With an oversize bunch of lilies in one hand and a smiling child by his side, Sepp Blatter stepped back on to the stage at the 61st Fifa Congress in Zurich not long before 6pm Central European Time yesterday. The delegates stood to applaud their president, re-elected for a fourth term as head of what he likes to call the football family. All that was missing were chants of "Four more years".
So the most tumultuous week in Fifa's history came to an end with the man who led them into this crisis chosen to lead them out again. Although, to be fair to the 75-year-old denied there was any crisis – rather some "difficulties". Perhaps he was right all along. It seems, judging from the reaction of delegates yesterday, that in Fifaland there really is no crisis.
Of the 203 football associations, who voted, 186 put a cross in the only box on the ballot paper, alongside the name of Joseph S Blatter.
The family came together yesterday to ignore calls to open up for reform and they did it by turning on some favourite targets; England and the media. The scandal was, to sum up a succession of angry speakers, all their fault.
The Football Association received a terrible verbal battering, accused of being "pirates" by Julio Grondona, one of Fifa's stalwarts, while the media were also widely blamed for the troubles that have threatened to engulf the world governing body over the course of an extraordinary week.

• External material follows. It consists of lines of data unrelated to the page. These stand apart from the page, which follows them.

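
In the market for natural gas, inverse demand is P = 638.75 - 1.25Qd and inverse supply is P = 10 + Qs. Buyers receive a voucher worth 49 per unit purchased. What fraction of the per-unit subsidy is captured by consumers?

Consumer share = 5/9

Pre-subsidy: 638.75 - 1.25Q = 10 + Q gives Q* = 2515/9 and P* = 2605/9.
With the rebate, buyers effectively pay Pb = Ps − 49, where Ps is the price sellers receive.
On the curves, Pb = 638.75 - 1.25Q and Ps = 10 + Q; the wedge Ps − Pb = 49 gives 10 + Q − (638.75 - 1.25Q) = 49, so Q' = 2711/9.
Then Pb = 638.75 − 1.25·(2711/9) = 2360/9 and Ps = 10 + 1·(2711/9) = 2801/9.
Buyers' price falls by P* − Pb = 2605/9 − 2360/9 = 245/9; sellers' price rises by Ps − P* = 2801/9 − 2605/9 = 196/9.
So consumers capture (245/9)/49 = 5/9 of each unit of subsidy.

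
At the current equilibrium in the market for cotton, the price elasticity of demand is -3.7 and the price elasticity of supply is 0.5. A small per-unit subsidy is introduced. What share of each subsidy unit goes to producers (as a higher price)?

Producer share = 37/42

For a small subsidy around the equilibrium, the benefit split depends on the relative slopes, which at a point are proportional to the elasticities.
Buyer share = εs/(εs + |εd|) = 0.5/(0.5 + 3.7) = 5/42; seller share = |εd|/(εs + |εd|) = 37/42.
So producers capture 37/42 of the subsidy.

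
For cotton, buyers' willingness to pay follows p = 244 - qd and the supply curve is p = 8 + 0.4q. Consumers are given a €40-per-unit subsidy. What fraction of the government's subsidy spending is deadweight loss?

Pre-subsidy: 244 - q = 8 + 0.4q gives q* = 1180/7 and p* = 528/7.
With the rebate, buyers effectively pay pb = ps − 40, where ps is the price sellers receive.
On the curves, pb = 244 - q and ps = 8 + 0.4q; the wedge ps − pb = 40 gives 8 + 0.4q − (244 - q) = 40, so q' = 1380/7.
Then pb = 244 − 1·(1380/7) = 328/7 and ps = 8 + 0.4·(1380/7) = 608/7.
ΔCS = ½(1180/7 + 1380/7)(528/7 − 328/7) = 256000/49; ΔPS = ½(1180/7 + 1380/7)(608/7 − 528/7) = 102400/49.
Government spending = 40 × 1380/7 = 55200/7.
DWL = ½ × 40 × (1380/7 − 1180/7) = 4000/7; fraction = (4000/7) / (55200/7) = 5/69.

DWL / government spending = 5/69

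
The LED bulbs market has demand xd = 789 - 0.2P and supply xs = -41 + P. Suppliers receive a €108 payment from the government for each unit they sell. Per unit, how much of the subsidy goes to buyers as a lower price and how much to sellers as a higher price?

Buyers gain €90 per unit; sellers gain €18 per unit

Pre-subsidy: 789 - 0.2P = -41 + P gives P* = 2075/3, x* = 1952/3.
With the subsidy, sellers receive Ps = Pb + 108 for each unit, where Pb is the price buyers pay.
Supply in terms of Pb becomes xs = -41 + 1(Pb + 108) = 67 + Pb. Setting this equal to demand: 789 - 0.2Pb = 67 + Pb, so Pb = 1805/3.
Sellers receive Ps = 1805/3 + 108 = 2129/3; x' = 789 − 0.2·(1805/3) = 2006/3.
Buyers' price falls by P* − Pb = 2075/3 − 1805/3 = 90; sellers' price rises by Ps − P* = 2129/3 − 2075/3 = 18.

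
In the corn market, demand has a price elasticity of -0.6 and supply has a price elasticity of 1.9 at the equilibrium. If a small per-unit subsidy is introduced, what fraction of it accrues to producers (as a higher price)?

Producer share = 0.24

For a small subsidy around the equilibrium, the benefit split depends on the relative slopes, which at a point are proportional to the elasticities.
Buyer share = εs/(εs + |εd|) = 1.9/(1.9 + 0.6) = 0.76; seller share = |εd|/(εs + |εd|) = 0.24.
So producers capture 0.24 of the subsidy.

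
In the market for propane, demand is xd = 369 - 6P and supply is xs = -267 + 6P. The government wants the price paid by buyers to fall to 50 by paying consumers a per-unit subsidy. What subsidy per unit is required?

At a buyer price of 50, quantity demanded is 369 − 6·50 = 69.
Sellers supply 69 only when they receive Ps with -267 + 6·Ps = 69, i.e. Ps = 56.
s = Ps − Pb = 56 − 50 = 6.

Required subsidy s = 6 per unit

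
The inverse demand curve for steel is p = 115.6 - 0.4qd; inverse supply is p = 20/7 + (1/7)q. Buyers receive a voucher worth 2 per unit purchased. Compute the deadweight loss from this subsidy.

Pre-subsidy: 115.6 - 0.4q = 20/7 + (1/7)q gives q* = 3946/19 and p* = 618/19.
With the rebate, buyers effectively pay pb = ps − 2, where ps is the price sellers receive.
On the curves, pb = 115.6 - 0.4q and ps = 20/7 + (1/7)q; the wedge ps − pb = 2 gives 20/7 + (1/7)q − (115.6 - 0.4q) = 2, so q' = 4016/19.
Then pb = 115.6 − 0.4·(4016/19) = 590/19 and ps = 20/7 + (1/7)·(4016/19) = 628/19.
The subsidy expands output by 4016/19 − 3946/19 = 70/19 past the efficient level; on those units the gap between marginal cost and willingness to pay runs from 0 up to 2.
DWL = ½ × 2 × 70/19 = 70/19.

Deadweight loss = 70/19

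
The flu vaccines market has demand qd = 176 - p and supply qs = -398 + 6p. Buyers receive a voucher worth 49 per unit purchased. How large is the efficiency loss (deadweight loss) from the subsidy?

Pre-subsidy: 176 - p = -398 + 6p gives p* = 82, q* = 94.
With the rebate, buyers effectively pay pb = ps − 49, where ps is the price sellers receive.
Demand in terms of ps becomes qd = 176 − 1(ps − 49) = 225 - ps. Setting this equal to supply: 225 - ps = -398 + 6ps, so ps = 89.
Buyers pay pb = 89 − 49 = 40; q' = -398 + 6·89 = 136.
The subsidy expands output by 136 − 94 = 42 past the efficient level; on those units the gap between marginal cost and willingness to pay runs from 0 up to 49.
DWL = ½ × 49 × 42 = 1029.

Deadweight loss = 1029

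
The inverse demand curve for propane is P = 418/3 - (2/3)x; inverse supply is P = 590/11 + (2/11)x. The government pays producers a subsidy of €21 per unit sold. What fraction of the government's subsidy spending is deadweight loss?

Pre-subsidy: 418/3 - (2/3)x = 590/11 + (2/11)x gives x* = 101 and P* = 72.
With the subsidy, sellers receive Ps = Pb + 21 for each unit, where Pb is the price buyers pay.
On the curves, Pb = 418/3 - (2/3)x and Ps = 590/11 + (2/11)x; the wedge Ps − Pb = 21 gives 590/11 + (2/11)x − (418/3 - (2/3)x) = 21, so x' = 125.75.
Then Pb = 418/3 − (2/3)·125.75 = 55.5 and Ps = 590/11 + (2/11)·125.75 = 76.5.
ΔCS = ½(101 + 125.75)(72 − 55.5) = 1870.6875; ΔPS = ½(101 + 125.75)(76.5 − 72) = 510.1875.
Government spending = 21 × 125.75 = 2640.75.
DWL = ½ × 21 × (125.75 − 101) = 259.875; fraction = 259.875 / 2640.75 = 99/1006.

DWL / government spending = 99/1006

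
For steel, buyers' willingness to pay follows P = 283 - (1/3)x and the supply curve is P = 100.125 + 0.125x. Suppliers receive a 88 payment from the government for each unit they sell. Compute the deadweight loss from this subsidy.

Deadweight loss = 8448

Pre-subsidy: 283 - (1/3)x = 100.125 + 0.125x gives x* = 399 and P* = 150.
With the subsidy, sellers receive Ps = Pb + 88 for each unit, where Pb is the price buyers pay.
On the curves, Pb = 283 - (1/3)x and Ps = 100.125 + 0.125x; the wedge Ps − Pb = 88 gives 100.125 + 0.125x − (283 - (1/3)x) = 88, so x' = 591.
Then Pb = 283 − (1/3)·591 = 86 and Ps = 100.125 + 0.125·591 = 174.
The subsidy expands output by 591 − 399 = 192 past the efficient level; on those units the gap between marginal cost and willingness to pay runs from 0 up to 88.
DWL = ½ × 88 × 192 = 8448.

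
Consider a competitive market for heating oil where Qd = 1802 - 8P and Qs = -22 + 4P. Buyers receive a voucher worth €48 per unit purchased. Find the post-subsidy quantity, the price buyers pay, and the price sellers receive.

Q' = 714; buyers pay €136; sellers receive €184

Pre-subsidy: 1802 - 8P = -22 + 4P gives P* = 152, Q* = 586.
With the rebate, buyers effectively pay Pb = Ps − 48, where Ps is the price sellers receive.
Demand in terms of Ps becomes Qd = 1802 − 8(Ps − 48) = 2186 - 8Ps. Setting this equal to supply: 2186 - 8Ps = -22 + 4Ps, so Ps = 184.
Buyers pay Pb = 184 − 48 = 136; Q' = -22 + 4·184 = 714.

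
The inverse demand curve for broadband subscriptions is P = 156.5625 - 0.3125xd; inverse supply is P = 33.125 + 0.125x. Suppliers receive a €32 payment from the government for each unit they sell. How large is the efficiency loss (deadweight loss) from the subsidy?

Pre-subsidy: 156.5625 - 0.3125x = 33.125 + 0.125x gives x* = 1975/7 and P* = 1915/28.
With the subsidy, sellers receive Ps = Pb + 32 for each unit, where Pb is the price buyers pay.
On the curves, Pb = 156.5625 - 0.3125x and Ps = 33.125 + 0.125x; the wedge Ps − Pb = 32 gives 33.125 + 0.125x − (156.5625 - 0.3125x) = 32, so x' = 2487/7.
Then Pb = 156.5625 − 0.3125·(2487/7) = 1275/28 and Ps = 33.125 + 0.125·(2487/7) = 2171/28.
The subsidy expands output by 2487/7 − 1975/7 = 512/7 past the efficient level; on those units the gap between marginal cost and willingness to pay runs from 0 up to 32.
DWL = ½ × 32 × 512/7 = 8192/7.

Deadweight loss = 8192/7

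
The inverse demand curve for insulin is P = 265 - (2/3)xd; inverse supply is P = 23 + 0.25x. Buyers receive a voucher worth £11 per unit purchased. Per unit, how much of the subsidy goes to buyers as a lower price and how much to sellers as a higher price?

Pre-subsidy: 265 - (2/3)x = 23 + 0.25x gives x* = 264 and P* = 89.
With the rebate, buyers effectively pay Pb = Ps − 11, where Ps is the price sellers receive.
On the curves, Pb = 265 - (2/3)x and Ps = 23 + 0.25x; the wedge Ps − Pb = 11 gives 23 + 0.25x − (265 - (2/3)x) = 11, so x' = 276.
Then Pb = 265 − (2/3)·276 = 81 and Ps = 23 + 0.25·276 = 92.
Buyers' price falls by P* − Pb = 89 − 81 = 8; sellers' price rises by Ps − P* = 92 − 89 = 3.

Buyers gain £8 per unit; sellers gain £3 per unit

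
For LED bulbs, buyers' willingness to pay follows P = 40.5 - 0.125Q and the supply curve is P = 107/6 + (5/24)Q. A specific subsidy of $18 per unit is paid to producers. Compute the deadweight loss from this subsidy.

Pre-subsidy: 40.5 - 0.125Q = 107/6 + (5/24)Q gives Q* = 68 and P* = 32.
With the subsidy, sellers receive Ps = Pb + 18 for each unit, where Pb is the price buyers pay.
On the curves, Pb = 40.5 - 0.125Q and Ps = 107/6 + (5/24)Q; the wedge Ps − Pb = 18 gives 107/6 + (5/24)Q − (40.5 - 0.125Q) = 18, so Q' = 122.
Then Pb = 40.5 − 0.125·122 = 25.25 and Ps = 107/6 + (5/24)·122 = 43.25.
The subsidy expands output by 122 − 68 = 54 past the efficient level; on those units the gap between marginal cost and willingness to pay runs from 0 up to 18.
DWL = ½ × 18 × 54 = 486.

Deadweight loss = $486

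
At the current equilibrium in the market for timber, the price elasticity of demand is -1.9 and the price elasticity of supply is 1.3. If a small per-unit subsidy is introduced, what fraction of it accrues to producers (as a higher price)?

Producer share = 0.59375

For a small subsidy around the equilibrium, the benefit split depends on the relative slopes, which at a point are proportional to the elasticities.
Buyer share = εs/(εs + |εd|) = 1.3/(1.3 + 1.9) = 0.40625; seller share = |εd|/(εs + |εd|) = 0.59375.
So producers capture 0.59375 of the subsidy.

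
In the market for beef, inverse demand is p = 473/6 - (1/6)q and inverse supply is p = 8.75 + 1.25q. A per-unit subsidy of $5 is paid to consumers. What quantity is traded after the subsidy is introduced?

Pre-subsidy: 473/6 - (1/6)q = 8.75 + 1.25q gives q* = 841/17 and p* = 1200/17.
With the rebate, buyers effectively pay pb = ps − 5, where ps is the price sellers receive.
On the curves, pb = 473/6 - (1/6)q and ps = 8.75 + 1.25q; the wedge ps − pb = 5 gives 8.75 + 1.25q − (473/6 - (1/6)q) = 5, so q' = 53.
Then pb = 473/6 − (1/6)·53 = 70 and ps = 8.75 + 1.25·53 = 75.

q' = 53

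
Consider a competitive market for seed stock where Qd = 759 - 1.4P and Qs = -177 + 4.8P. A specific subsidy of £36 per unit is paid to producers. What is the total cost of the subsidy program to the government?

Government cost = 3273588/155

Pre-subsidy: 759 - 1.4P = -177 + 4.8P gives P* = 4680/31, Q* = 16977/31.
With the subsidy, sellers receive Ps = Pb + 36 for each unit, where Pb is the price buyers pay.
Supply in terms of Pb becomes Qs = -177 + 4.8(Pb + 36) = -4.2 + 4.8Pb. Setting this equal to demand: 759 - 1.4Pb = -4.2 + 4.8Pb, so Pb = 3816/31.
Sellers receive Ps = 3816/31 + 36 = 4932/31; Q' = 759 − 1.4·(3816/31) = 90933/155.
Government outlay = subsidy × quantity = 36 × 90933/155 = 3273588/155.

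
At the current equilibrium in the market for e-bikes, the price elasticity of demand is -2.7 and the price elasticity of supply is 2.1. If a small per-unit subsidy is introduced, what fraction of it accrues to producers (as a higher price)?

For a small subsidy around the equilibrium, the benefit split depends on the relative slopes, which at a point are proportional to the elasticities.
Buyer share = εs/(εs + |εd|) = 2.1/(2.1 + 2.7) = 0.4375; seller share = |εd|/(εs + |εd|) = 0.5625.
So producers capture 0.5625 of the subsidy.

Producer share = 0.5625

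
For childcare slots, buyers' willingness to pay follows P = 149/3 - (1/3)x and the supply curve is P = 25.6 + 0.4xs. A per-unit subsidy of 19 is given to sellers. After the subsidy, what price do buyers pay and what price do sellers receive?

Buyers pay 331/11; sellers receive 540/11

Pre-subsidy: 149/3 - (1/3)x = 25.6 + 0.4x gives x* = 361/11 and P* = 426/11.
With the subsidy, sellers receive Ps = Pb + 19 for each unit, where Pb is the price buyers pay.
On the curves, Pb = 149/3 - (1/3)x and Ps = 25.6 + 0.4x; the wedge Ps − Pb = 19 gives 25.6 + 0.4x − (149/3 - (1/3)x) = 19, so x' = 646/11.
Then Pb = 149/3 − (1/3)·(646/11) = 331/11 and Ps = 25.6 + 0.4·(646/11) = 540/11.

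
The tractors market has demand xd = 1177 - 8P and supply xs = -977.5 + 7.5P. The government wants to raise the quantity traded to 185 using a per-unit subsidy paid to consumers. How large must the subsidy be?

Required subsidy s = 31 per unit

At x = 185, invert demand for the buyer price: Pb = (1177 − 185)/8 = 124; invert supply for the seller price: Ps = (185 − (-977.5))/7.5 = 155.
The subsidy must fill the gap: s = Ps − Pb = 155 − 124 = 31.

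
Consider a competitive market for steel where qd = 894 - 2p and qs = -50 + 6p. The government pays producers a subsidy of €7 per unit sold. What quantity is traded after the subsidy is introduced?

Pre-subsidy: 894 - 2p = -50 + 6p gives p* = 118, q* = 658.
With the subsidy, sellers receive ps = pb + 7 for each unit, where pb is the price buyers pay.
Supply in terms of pb becomes qs = -50 + 6(pb + 7) = -8 + 6pb. Setting this equal to demand: 894 - 2pb = -8 + 6pb, so pb = 112.75.
Sellers receive ps = 112.75 + 7 = 119.75; q' = 894 − 2·112.75 = 668.5.

q' = 668.5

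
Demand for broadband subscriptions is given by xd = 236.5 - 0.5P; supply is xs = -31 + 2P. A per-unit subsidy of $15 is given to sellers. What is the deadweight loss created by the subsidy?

Pre-subsidy: 236.5 - 0.5P = -31 + 2P gives P* = 107, x* = 183.
With the subsidy, sellers receive Ps = Pb + 15 for each unit, where Pb is the price buyers pay.
Supply in terms of Pb becomes xs = -31 + 2(Pb + 15) = -1 + 2Pb. Setting this equal to demand: 236.5 - 0.5Pb = -1 + 2Pb, so Pb = 95.
Sellers receive Ps = 95 + 15 = 110; x' = 236.5 − 0.5·95 = 189.
The subsidy expands output by 189 − 183 = 6 past the efficient level; on those units the gap between marginal cost and willingness to pay runs from 0 up to 15.
DWL = ½ × 15 × 6 = 45.

Deadweight loss = $45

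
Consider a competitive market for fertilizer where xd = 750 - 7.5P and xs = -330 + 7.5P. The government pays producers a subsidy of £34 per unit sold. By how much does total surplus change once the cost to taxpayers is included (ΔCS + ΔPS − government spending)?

Pre-subsidy: 750 - 7.5P = -330 + 7.5P gives P* = 72, x* = 210.
With the subsidy, sellers receive Ps = Pb + 34 for each unit, where Pb is the price buyers pay.
Supply in terms of Pb becomes xs = -330 + 7.5(Pb + 34) = -75 + 7.5Pb. Setting this equal to demand: 750 - 7.5Pb = -75 + 7.5Pb, so Pb = 55.
Sellers receive Ps = 55 + 34 = 89; x' = 750 − 7.5·55 = 337.5.
ΔCS = ½(210 + 337.5)(72 − 55) = 4653.75; ΔPS = ½(210 + 337.5)(89 − 72) = 4653.75.
Government spending = 34 × 337.5 = 11475.
Net change = 4653.75 + 4653.75 − 11475 = -2167.5. The loss equals the DWL triangle ½·34·127.5.

Net change in total surplus = -£2167.5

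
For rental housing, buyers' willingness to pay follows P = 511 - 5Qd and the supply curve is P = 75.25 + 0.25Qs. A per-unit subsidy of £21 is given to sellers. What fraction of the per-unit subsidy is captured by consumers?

Pre-subsidy: 511 - 5Q = 75.25 + 0.25Q gives Q* = 83 and P* = 96.
With the subsidy, sellers receive Ps = Pb + 21 for each unit, where Pb is the price buyers pay.
On the curves, Pb = 511 - 5Q and Ps = 75.25 + 0.25Q; the wedge Ps − Pb = 21 gives 75.25 + 0.25Q − (511 - 5Q) = 21, so Q' = 87.
Then Pb = 511 − 5·87 = 76 and Ps = 75.25 + 0.25·87 = 97.
Buyers' price falls by P* − Pb = 96 − 76 = 20; sellers' price rises by Ps − P* = 97 − 96 = 1.
So consumers capture 20/21 = 20/21 of each unit of subsidy.

Consumer share = 20/21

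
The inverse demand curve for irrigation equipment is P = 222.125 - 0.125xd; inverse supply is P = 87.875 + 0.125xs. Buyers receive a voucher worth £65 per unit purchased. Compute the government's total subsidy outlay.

Pre-subsidy: 222.125 - 0.125x = 87.875 + 0.125x gives x* = 537 and P* = 155.
With the rebate, buyers effectively pay Pb = Ps − 65, where Ps is the price sellers receive.
On the curves, Pb = 222.125 - 0.125x and Ps = 87.875 + 0.125x; the wedge Ps − Pb = 65 gives 87.875 + 0.125x − (222.125 - 0.125x) = 65, so x' = 797.
Then Pb = 222.125 − 0.125·797 = 122.5 and Ps = 87.875 + 0.125·797 = 187.5.
Government outlay = subsidy × quantity = 65 × 797 = 51805.

Government cost = £51805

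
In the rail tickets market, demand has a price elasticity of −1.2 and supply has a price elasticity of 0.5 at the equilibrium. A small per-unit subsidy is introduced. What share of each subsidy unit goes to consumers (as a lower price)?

Consumer share = 5/17

For a small subsidy around the equilibrium, the benefit split depends on the relative slopes, which at a point are proportional to the elasticities.
Buyer share = εs/(εs + |εd|) = 0.5/(0.5 + 1.2) = 5/17; seller share = |εd|/(εs + |εd|) = 12/17.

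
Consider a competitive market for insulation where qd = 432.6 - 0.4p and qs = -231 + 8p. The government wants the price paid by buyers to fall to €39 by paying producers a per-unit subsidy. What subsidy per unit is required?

At a buyer price of 39, quantity demanded is 432.6 − 0.4·39 = 417.
Sellers supply 417 only when they receive ps with -231 + 8·ps = 417, i.e. ps = 81.
s = ps − pb = 81 − 39 = 42.

Required subsidy s = €42 per unit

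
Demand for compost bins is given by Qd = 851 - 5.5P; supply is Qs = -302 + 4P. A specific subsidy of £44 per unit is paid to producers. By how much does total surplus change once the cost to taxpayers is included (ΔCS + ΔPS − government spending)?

Net change in total surplus = -42592/19

Pre-subsidy: 851 - 5.5P = -302 + 4P gives P* = 2306/19, Q* = 3486/19.
With the subsidy, sellers receive Ps = Pb + 44 for each unit, where Pb is the price buyers pay.
Supply in terms of Pb becomes Qs = -302 + 4(Pb + 44) = -126 + 4Pb. Setting this equal to demand: 851 - 5.5Pb = -126 + 4Pb, so Pb = 1954/19.
Sellers receive Ps = 1954/19 + 44 = 2790/19; Q' = 851 − 5.5·(1954/19) = 5422/19.
ΔCS = ½(3486/19 + 5422/19)(2306/19 − 1954/19) = 1567808/361; ΔPS = ½(3486/19 + 5422/19)(2790/19 − 2306/19) = 2155736/361.
Government spending = 44 × 5422/19 = 238568/19.
Net change = 1567808/361 + 2155736/361 − 238568/19 = -42592/19. The loss equals the DWL triangle ½·44·1936/19.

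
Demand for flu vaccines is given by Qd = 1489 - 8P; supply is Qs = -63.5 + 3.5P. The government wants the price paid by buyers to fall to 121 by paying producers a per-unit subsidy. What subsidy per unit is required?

Required subsidy s = 46 per unit

At a buyer price of 121, quantity demanded is 1489 − 8·121 = 521.
Sellers supply 521 only when they receive Ps with -63.5 + 3.5·Ps = 521, i.e. Ps = 167.
s = Ps − Pb = 167 − 121 = 46.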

That ignores the simple fact that the current upheaval was caused by Chuck Blazer, a member of Fifa's executive committee, reporting two other committee members for allegedly attempting to bribe potential voters.
Blatter did offer some prospect of reform yesterday – he had to to satisfy the demands of the Swiss government, Fifa's hosts, and the concerns of their sponsors. Fifa may seem impervious for the need for them to change, but the Swiss are not.
Yesterday, protesters gathered outside the Hallenstadion to call for Fifa to pay proper taxes; that is the threat that hangs over them if they do not act on the Swiss government's requests.
Blatter acknowledged that it had not been all plain sailing. He said: "We have been hit and I personally have been slapped. I am willing to face the public anger in order to serve football. I am certain of weathering the storm.
"Our ship has drawn water, our ship is in difficult water, even troubled water, and this is the reason why we must put this ship back on its course and for this we need a leader; we need someone to accept this responsibility."
The day followed the week in being brushed with the surreal. He asked the congress if they wanted to have a woman on the executive committee. Then he introduced his solution. A "solutions committee" will be set up to investigate allegations of corruption. It will be made up of Fifa members, although they will be free to call on outside "experts". Last night Blatter suggested he had just such an outside expert in mind. Henry Kissinger, aged 88. Now there's a man for a crisis. If there was a crisis.